Passing Down Traditions

I come from a long line of farmers. My family grew tobacco for a cash crop, hay and corn to feed the livestock, and a big garden to feed ourselves. My momma preserved everything she grew or foraged to feed us through the winter.

This weekend, I had the privilege of passing some of this knowledge down to my niece. She grew an abundance of habanero peppers and wanted to make pepper jelly. I personally don’t care for spicy food, but she likes it, so off we went!

The recipes she picked were a plain pepper jelly and a pepper marmalade. Both were new to me, so it was a learning experience for both of us. The marmalade made the house smell divine, oranges and spices bringing to mind Christmas.

Although it was quite a bit of work, chopping and stirring and peeling, there was also the sheer pleasure of creating and passing of traditions from one generation to the next.

In three generations, we’ve gone from mamma preserving from necessity, to me preserving to stay closer to my roots and have a bit of extra food, to my niece growing and preserving simply because she wants to.

In the end, we made 28 pints of marmalade and 15 half pints of pepper jelly. Yes, she could probably have made a dash to the grocery store and bought something similar. It would be much easier. This way, she has the satisfaction of doing it herself, and memories of a day spent with her aunt, listening to tales of her granny.

Sometimes, the hard way is the better way.

Saturday morning: Memories

My momma grew up in the Great Depression. Probably as a result of this, she saved everything. Nothing that could possibly be used later was thrown away, and leftovers were a way of life. She grew a big garden, and canned or froze a large portion of what we ate.
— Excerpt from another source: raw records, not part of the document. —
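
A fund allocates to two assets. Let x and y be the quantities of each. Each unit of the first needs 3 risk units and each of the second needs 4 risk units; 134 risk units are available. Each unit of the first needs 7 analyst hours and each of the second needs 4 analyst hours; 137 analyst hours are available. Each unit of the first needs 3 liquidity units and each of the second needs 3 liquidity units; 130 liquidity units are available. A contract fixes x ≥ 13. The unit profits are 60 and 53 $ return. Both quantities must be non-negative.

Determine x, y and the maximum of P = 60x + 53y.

x = 13, y = 23/2, maximum P = 2779/2

Extreme points and P = 60x + 53y:
  (137/7, 0) → P = 8220/7
  (13, 0) → P = 780
  (13, 23/2) → P = 2779/2

The optimum lies where 7x + 4y = 137 and x = 13.
Solving simultaneously gives x = 13, y = 23/2.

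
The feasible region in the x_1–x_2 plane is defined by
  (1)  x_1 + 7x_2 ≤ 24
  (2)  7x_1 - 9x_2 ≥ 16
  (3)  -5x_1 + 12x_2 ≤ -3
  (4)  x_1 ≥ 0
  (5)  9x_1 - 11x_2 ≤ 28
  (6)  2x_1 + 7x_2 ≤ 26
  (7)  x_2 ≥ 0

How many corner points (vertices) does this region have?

Pairwise boundary intersections that survive every other constraint:
  (55/13, 59/39)
  (16/7, 0)
  (333/59, 124/59)
  (482/85, 178/85)
  (28/9, 0)

5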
Food was not to be wasted.

The grandchildren were scolded at the holidays about their eating habits. “Don’t take that out if you’re not going to eat it!” We still laugh about it when someone leaves food on their plate.

The point of this story is to explain how I found myself in my overgrown garden this morning, picking beans for (I hope) the last time. I don’t actually need them, I’ve canned beans several times already, and these are kind of bug bitten. I only went to the garden for some tomatoes for salad later,, damnit, but the beans were there, and would go to waste. Unacceptable!

With momma’s voice in the back of my head, I picked the beans and the tomatoes. As long as I’m having beans for supper, I need potatoes, so I dug new potatoes out of the former site of the compost pile. The actual crop of potatoes are still in the ground. Digging them up is story for another day.

Some days, like today, I think I’m turning into my momma. With all the insanity going on in the world today, maybe that’s not a bad thing? What ways do you see your parents, or even grandparents, in yourself?